Background: With human papilloma virus (HPV) vaccines now approved for women up to 45 years of age, gynaecologists in Australia will be approached increasingly for advice on whether to have the HPV vaccine.
Aim: We seek to establish the attitudes of gynaecologists to HPV vaccination when advising women in various age groups.
Methods: Fellows, members and trainees of Royal Australian and New Zealand College of Obstetricians and Gynaecologists were approached in early 2009 to complete an Australian Society for Colposcopy and Cervical Pathology survey, which they could return by post or internet on‐line. There were 836 (49.0%) responses, with 35.6% of responders using ‘Tuna’ on‐line.
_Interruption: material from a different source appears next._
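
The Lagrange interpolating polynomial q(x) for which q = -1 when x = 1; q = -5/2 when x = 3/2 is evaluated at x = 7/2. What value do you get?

-17/2

L_0(7/2) = (2)/[(-1/2)] = -4
L_1(7/2) = (5/2)/[(1/2)] = 5
Sum: (-1)·(-4) + (-5/2)·(5) = -17/2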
Results: 836 RANZCOG fellows, members and trainees responded to the survey. The gender of responders are 261 (43%) females and 470 (56%) males. Of the responders, 391 (46.8%) usually initiated discussion regarding the role of HPV vaccination with their patients. More than 93% encourage when recommending the HPV vaccines for female responders aged 12–26 years. This proportion decreased to 66% for women aged 27–45 years, with 15% strongly encouraging vaccination for this age group. The attitudes to HPV vaccination for the different age groups of females were similar for trainees, fellows and members, as well as for gender and age groups of the responders. However, those with lower level of knowledge are less likely to encourage HPV vaccination in all vaccination age groups and the association is statistically significant after adjusting for role, gender and age.
Conclusions: The results show a strong support from gynaecologists in Australia for HPV vaccination.